Be sure, depression must be handled by a core faith in God. Despite one’s feelings, the facts of God’s word are still true. One is prudent to follow the “Weeping Prophet,” Jeremiah’s example in Lamentations 3:17-26 (hint, go read it).
As one seeks help with clinical depression or deep discouragement, one should kick-start your soul by disciplining yourself to remember who God is and what He has done (Psalm 103; Isaiah 40; Eph. 1:3).
Often, one may need to go beyond that and share their hurts with others, seeking help and support. If it persists, one should seek help to deal with possible chemical needs and / or “stinking thinking.”
I assume we still believe that the Fall of Man (Gen. 3) disturbed everything, including our body’s natural balance. We readily accept this with other medical conditions (cancer, diabetes, and congenital deformities) but dismiss it as excuse making for depression. That is bad theology!
Anyone who has ever drank coffee for a lift or taken aspirin for pain knows that chemicals can alter one’s mood. Why can we not allow that levels of serotonin, hormones or many other chemicals can have an emotional impact on us as well? Such biological causes cannot be fixed by a mere attitude adjustment or exercise, though that may help tremendously.

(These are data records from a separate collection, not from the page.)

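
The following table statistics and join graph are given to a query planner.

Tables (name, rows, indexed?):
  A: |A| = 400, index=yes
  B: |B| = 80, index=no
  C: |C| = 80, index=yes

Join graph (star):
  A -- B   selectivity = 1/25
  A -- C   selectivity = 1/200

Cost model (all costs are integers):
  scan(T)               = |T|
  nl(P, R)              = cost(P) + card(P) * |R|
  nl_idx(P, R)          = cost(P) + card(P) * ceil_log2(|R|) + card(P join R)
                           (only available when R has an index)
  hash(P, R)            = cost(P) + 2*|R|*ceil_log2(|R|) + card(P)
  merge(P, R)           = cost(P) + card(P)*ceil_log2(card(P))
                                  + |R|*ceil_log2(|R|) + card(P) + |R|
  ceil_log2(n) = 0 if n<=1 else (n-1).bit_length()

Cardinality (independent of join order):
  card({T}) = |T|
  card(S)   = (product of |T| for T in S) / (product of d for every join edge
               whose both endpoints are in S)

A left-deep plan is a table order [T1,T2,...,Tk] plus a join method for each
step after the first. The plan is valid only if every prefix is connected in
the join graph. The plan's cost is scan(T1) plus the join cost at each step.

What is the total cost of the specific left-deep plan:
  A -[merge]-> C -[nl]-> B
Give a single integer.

17840

step 1: scan A: cost=400, card=400
step 2: join C via merge
    card(P join C) = 400*80/(200) = 160
    cost = 400 + 400*9 + 80*7 + 400 + 80 = 5040
step 3: join B via nl
    card(P join B) = 160*80/(25) = 512
    cost = 5040 + 160*80 = 17840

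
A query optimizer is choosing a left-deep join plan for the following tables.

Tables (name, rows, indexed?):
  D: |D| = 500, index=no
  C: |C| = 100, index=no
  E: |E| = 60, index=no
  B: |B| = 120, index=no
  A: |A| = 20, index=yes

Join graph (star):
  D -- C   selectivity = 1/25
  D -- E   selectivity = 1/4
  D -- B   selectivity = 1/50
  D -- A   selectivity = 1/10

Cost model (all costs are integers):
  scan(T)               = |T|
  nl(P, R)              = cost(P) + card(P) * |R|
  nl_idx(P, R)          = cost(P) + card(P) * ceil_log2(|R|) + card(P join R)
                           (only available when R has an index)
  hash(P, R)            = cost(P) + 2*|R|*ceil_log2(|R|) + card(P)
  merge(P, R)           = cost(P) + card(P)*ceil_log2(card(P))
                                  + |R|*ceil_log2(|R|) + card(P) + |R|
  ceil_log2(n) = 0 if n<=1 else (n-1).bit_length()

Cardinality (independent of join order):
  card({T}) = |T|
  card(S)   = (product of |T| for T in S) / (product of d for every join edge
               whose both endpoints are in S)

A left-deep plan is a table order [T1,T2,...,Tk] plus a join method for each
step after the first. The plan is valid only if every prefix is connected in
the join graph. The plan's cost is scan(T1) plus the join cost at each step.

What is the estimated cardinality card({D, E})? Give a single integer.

Tables in S: D(500), E(60)
Edges inside S: D-E(d=4)
numerator = 500 * 60 = 30000
denominator = 4 = 4
card(S) = 30000 / 4 = 7500

7500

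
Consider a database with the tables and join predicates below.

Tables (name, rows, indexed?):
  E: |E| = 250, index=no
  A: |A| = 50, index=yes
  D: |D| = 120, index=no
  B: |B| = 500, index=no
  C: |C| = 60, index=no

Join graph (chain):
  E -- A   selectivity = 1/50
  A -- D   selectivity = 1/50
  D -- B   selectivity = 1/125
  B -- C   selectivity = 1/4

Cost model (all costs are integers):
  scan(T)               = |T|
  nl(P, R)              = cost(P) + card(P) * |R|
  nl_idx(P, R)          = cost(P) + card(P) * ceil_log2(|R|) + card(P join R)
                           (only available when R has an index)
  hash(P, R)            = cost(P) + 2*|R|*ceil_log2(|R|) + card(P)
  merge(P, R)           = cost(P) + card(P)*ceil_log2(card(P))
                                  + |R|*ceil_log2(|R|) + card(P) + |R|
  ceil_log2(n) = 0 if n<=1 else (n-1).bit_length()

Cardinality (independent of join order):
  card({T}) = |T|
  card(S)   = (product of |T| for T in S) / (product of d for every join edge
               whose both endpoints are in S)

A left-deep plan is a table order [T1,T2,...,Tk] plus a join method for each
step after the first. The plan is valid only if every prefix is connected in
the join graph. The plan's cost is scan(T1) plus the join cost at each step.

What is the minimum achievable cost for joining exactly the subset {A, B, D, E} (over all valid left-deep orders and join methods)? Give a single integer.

8240

Selinger DP over subsets of {A,B,D,E}:
  {E}: scan cost=250, card=250
  {A}: scan cost=50, card=50
  {D}: scan cost=120, card=120
  {B}: scan cost=500, card=500
  {AE}: card=250; try (A,hash)→1100, (A,nl_idx)→2000, (E,merge)→2650, (A,merge)→2850, (E,hash)→4100, (E,nl)→12550 …(+1); best=1100 via (A,hash)
  {AD}: card=120; try (A,hash)→840, (A,nl_idx)→960, (D,merge)→1360, (A,merge)→1430, (D,hash)→1780, (D,nl)→6050 …(+1); best=840 via (A,hash)
  {BD}: card=480; try (D,hash)→2680, (B,merge)→6080, (D,merge)→6460, (B,hash)→9240, (B,nl)→60120, (D,nl)→60500; best=2680 via (D,hash)
  {ADE}: card=600; try (D,hash)→3030, (E,merge)→4050, (D,merge)→4310, (E,hash)→4960, (E,nl)→30840, (D,nl)→31100; best=3030 via (D,hash)
  {ABD}: card=480; try (A,hash)→3760, (A,nl_idx)→6040, (B,merge)→6800, (A,merge)→7830, (B,hash)→9960, (A,nl)→26680 …(+1); best=3760 via (A,hash)
  {ABDE}: card=2400; try (E,hash)→8240, (E,merge)→10810, (B,hash)→12630, (B,merge)→14630, (E,nl)→123760, (B,nl)→303030; best=8240 via (E,hash)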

We are reminded that God exalts the humble and humbles the exalted (1 Peter 5:5-10). Jesus said that a bruised reed He would not break or a smoldering wick He would not put out (Matt. 12:20; Is 42:3). May God continue to be the lifter of our heads (Psalm 27:6; 30). Let us seek greater honesty and humble vulnerability with one another and help if needed.
Here are some other scriptures that can be of help to those in depression or despondency: Matt. 11:28, 29 & 12:20, 28:20; 2 Corin. 1:1-10; 12:7-12; Phil. 4:5-13; Psalm 55:22, 23.
Your sharing of your struggles may be a “backward encouragement” to others – help rooted in weakness, not strength (see 2 Corin. 12:8-10). May God meet you where you are today and do for you what only He can do, even if it includes medication.
I trust my confession is an encouragement to many. I step forward trusting God with this risk to my reputation. After all, what kind of pastor takes medication for depression? All I can say is, this kind. And through it, God has had mercy on my soul.